Harold Horwood's novel White Eskimo is based upon Frank Mercer, a Ranger who in 1936 travelled across the Kiglapait Mountains in the middle of the winter to investigate a murder and retrieve the body back to headquarters, a feat that was celebrated in the media of the time.
Dean Bragg made a similar feat when he travelled over 140 miles to the interior of Labrador and back to investigate a plane crash.

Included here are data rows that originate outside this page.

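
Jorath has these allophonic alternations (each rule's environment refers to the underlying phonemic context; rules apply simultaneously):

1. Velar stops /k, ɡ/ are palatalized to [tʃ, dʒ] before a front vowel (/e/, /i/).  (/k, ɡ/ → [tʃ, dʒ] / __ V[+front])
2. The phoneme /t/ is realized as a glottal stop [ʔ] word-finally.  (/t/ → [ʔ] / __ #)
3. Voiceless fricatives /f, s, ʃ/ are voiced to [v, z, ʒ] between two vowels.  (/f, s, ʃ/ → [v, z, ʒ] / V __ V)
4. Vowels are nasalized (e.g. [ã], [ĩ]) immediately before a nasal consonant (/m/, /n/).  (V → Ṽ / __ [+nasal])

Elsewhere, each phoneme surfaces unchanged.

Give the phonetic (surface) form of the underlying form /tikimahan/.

[titʃĩmahãn]

/t/ (word-initial) is in the target of rule 2 but the environment (word-finally) is not met → [t].
/i/ — between /t/ and /k/; rule 4 does not apply here → [i].
/k/ (between /i/ and /i/): before a front vowel, so rule 1 applies → [tʃ].
/i/ (between /k/ and /m/) occurs before a nasal consonant → [ĩ] by rule 4.
/m/ (between /i/ and /a/): no rule targets it → [m].
/a/ — between /m/ and /h/; rule 4 does not apply here → [a].
/h/ (between /a/ and /a/) is unaffected → [h].
/a/ — between /h/ and /n/, before a nasal consonant — surfaces as [ã] (rule 4).
/n/ — not in any rule's target class → [n].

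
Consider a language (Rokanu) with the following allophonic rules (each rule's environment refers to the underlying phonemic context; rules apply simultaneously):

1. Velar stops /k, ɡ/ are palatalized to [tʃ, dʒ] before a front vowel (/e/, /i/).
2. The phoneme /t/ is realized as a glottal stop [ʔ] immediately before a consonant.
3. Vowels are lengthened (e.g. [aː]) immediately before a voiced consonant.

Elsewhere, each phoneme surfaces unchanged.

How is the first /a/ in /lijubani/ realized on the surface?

/a/ — between /b/ and /n/, before a voiced consonant — surfaces as [aː] (rule 3).

[aː]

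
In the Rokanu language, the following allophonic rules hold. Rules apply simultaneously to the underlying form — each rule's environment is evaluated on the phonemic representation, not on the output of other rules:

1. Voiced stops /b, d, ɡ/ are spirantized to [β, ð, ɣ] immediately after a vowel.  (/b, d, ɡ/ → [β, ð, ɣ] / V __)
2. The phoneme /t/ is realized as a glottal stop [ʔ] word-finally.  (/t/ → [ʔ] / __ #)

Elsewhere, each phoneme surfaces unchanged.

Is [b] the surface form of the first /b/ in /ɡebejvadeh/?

No

/b/ — between /e/ and /e/, immediately after a vowel — surfaces as [β] (rule 1).
The actual realization is [β], not [b].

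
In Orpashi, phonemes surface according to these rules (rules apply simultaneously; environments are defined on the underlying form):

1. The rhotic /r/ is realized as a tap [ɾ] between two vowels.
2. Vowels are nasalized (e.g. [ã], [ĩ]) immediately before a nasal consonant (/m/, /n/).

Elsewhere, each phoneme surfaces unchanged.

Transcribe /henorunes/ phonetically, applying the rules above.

/h/ (word-initial): no rule targets it → [h].
/e/ (between /h/ and /n/): before a nasal consonant, so rule 2 applies → [ẽ].
/n/ (between /e/ and /o/) is unaffected → [n].
/o/ — between /n/ and /r/; rule 2 does not apply here → [o].
/r/ (between /o/ and /u/): between two vowels, so rule 1 applies → [ɾ].
/u/ meets the environment for rule 2 (before a nasal consonant) → [ũ].
/n/ — not in any rule's target class → [n].
/e/ (between /n/ and /s/): rule 2 targets it, but not before a nasal consonant → unchanged [e].
/s/ stays [s].

[hẽnoɾũnes]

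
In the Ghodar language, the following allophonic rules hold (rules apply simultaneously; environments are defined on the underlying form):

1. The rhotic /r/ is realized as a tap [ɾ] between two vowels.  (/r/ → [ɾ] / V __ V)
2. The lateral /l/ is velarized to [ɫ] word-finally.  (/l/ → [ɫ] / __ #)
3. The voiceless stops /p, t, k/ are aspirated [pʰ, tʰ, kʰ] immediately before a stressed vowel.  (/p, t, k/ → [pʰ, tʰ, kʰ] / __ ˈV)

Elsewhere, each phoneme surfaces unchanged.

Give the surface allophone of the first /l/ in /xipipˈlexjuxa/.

/l/ (between /p/ and /e/) fails the environment for rule 2, so it stays [l].

[l]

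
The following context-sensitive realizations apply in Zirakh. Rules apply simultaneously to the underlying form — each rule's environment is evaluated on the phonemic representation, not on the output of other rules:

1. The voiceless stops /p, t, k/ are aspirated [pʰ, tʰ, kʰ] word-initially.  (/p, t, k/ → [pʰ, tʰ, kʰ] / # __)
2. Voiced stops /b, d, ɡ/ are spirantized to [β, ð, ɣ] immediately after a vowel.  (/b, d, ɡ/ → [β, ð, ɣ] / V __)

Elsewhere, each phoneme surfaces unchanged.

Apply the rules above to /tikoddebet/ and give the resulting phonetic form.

[tʰikoðdeβet]

/t/ (word-initial) occurs word-initially → [tʰ] by rule 1.
/i/ (between /t/ and /k/) is unaffected → [i].
/k/ (between /i/ and /o/): rule 1 targets it, but not word-initially → unchanged [k].
/o/ — not in any rule's target class → [o].
/d/ — between /o/ and /d/, immediately after a vowel — surfaces as [ð] (rule 2).
/d/ (between /d/ and /e/) fails the environment for rule 2, so it stays [d].
/e/ — not in any rule's target class → [e].
/b/ — between /e/ and /e/, immediately after a vowel — surfaces as [β] (rule 2).
/e/ stays [e].
/t/ (word-final) is in the target of rule 1 but the environment (word-initially) is not met → [t].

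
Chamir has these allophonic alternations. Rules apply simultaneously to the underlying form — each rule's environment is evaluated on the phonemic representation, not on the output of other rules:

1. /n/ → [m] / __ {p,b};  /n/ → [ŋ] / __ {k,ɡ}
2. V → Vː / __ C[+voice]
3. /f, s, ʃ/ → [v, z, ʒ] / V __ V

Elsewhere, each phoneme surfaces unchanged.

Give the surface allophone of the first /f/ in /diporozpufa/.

[v]

/f/ (between /u/ and /a/) occurs between two vowels → [v] by rule 3.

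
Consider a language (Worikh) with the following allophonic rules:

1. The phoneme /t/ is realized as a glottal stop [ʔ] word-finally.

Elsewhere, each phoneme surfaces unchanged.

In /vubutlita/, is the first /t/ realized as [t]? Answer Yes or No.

/t/ (between /u/ and /l/) is in the target of rule 1 but the environment (word-finally) is not met → [t].
The actual realization is [t], which matches [t].

Yes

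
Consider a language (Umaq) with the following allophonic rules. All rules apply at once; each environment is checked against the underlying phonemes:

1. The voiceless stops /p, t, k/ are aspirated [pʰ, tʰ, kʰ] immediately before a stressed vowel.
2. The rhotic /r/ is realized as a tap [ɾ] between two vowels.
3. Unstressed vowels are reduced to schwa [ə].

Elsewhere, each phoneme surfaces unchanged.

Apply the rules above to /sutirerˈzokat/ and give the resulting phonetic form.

/s/ stays [s].
/u/ (between /s/ and /t/): in an unstressed syllable, so rule 3 applies → [ə].
/t/ (between /u/ and /i/): rule 1 targets it, but not immediately before a stressed vowel → unchanged [t].
/i/ meets the environment for rule 3 (in an unstressed syllable) → [ə].
/r/ meets the environment for rule 2 (between two vowels) → [ɾ].
/e/ — between /r/ and /r/, in an unstressed syllable — surfaces as [ə] (rule 3).
/r/ (between /e/ and /z/) is in the target of rule 2 but the environment (between two vowels) is not met → [r].
/z/ stays [z].
/o/ (between /z/ and /k/) fails the environment for rule 3, so it stays [o].
/k/ — between /o/ and /a/; rule 1 does not apply here → [k].
/a/ (between /k/ and /t/) occurs in an unstressed syllable → [ə] by rule 3.
/t/ — word-final; rule 1 does not apply here → [t].

[sətəɾərˈzokət]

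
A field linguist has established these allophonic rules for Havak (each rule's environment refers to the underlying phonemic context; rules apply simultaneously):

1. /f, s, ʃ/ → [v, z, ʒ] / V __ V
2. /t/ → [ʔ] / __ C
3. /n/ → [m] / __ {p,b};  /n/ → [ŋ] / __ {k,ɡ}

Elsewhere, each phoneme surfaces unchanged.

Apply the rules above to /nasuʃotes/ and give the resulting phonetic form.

[nazuʒotes]

/n/ — word-initial; rule 3 does not apply here → [n].
/a/ — not in any rule's target class → [a].
/s/ (between /a/ and /u/): between two vowels, so rule 1 applies → [z].
/u/ (between /s/ and /ʃ/) is unaffected → [u].
Rule 1 applies to /ʃ/ (between /u/ and /o/: between two vowels) → [ʒ].
/o/ — not in any rule's target class → [o].
/t/ (between /o/ and /e/) is in the target of rule 2 but the environment (immediately before a consonant) is not met → [t].
/e/ stays [e].
/s/ (word-final): rule 1 targets it, but not between two vowels → unchanged [s].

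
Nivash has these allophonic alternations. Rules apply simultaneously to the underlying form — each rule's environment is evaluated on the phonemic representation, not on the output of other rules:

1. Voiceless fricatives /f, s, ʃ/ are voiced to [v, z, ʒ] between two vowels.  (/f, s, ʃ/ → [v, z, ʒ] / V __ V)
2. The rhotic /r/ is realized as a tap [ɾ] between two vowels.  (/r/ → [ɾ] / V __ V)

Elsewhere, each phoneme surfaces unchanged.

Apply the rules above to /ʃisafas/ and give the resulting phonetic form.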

Chief Rangers who had served with the force;
- Leonard Stick (1892-1979) 1935-1936: Major Leonard Stick was the first person to join the Newfoundland Regiment in World War I
- Frederick A. Anderton 1936 - 1939: English-born police officer came to Canada to join the then RNWMP, served with the Canadian Expeditionary Force and retired as RCMP Sergeant-Major; most of his career was served in Alberta, Northwest Territories and Yukon Anderton headed training for the NRF beginning in 1935 before heading the force
- E.W. Greenley 1939: RCMP Sergeant Major was temporary replacement for a few months and later retired with the RCMP
- Raymond Danson Fraser (1898-1961) 1939 - 1944: retired Lieutenant with the Royal Newfoundland Regiment and joined NRF as Inspector and later worked overseas for the Government of Canada
- Edward LeDrew Martin (1910-2006) 1944 - 1950: Career NRF member and later joined the RCMP as Assistant Commissioner
- Encyclopedia of Newfoundland and Labrador, ISBN 0-9693422-1-7.
- The Newfoundland Rangers, Darrin McGrath, et al.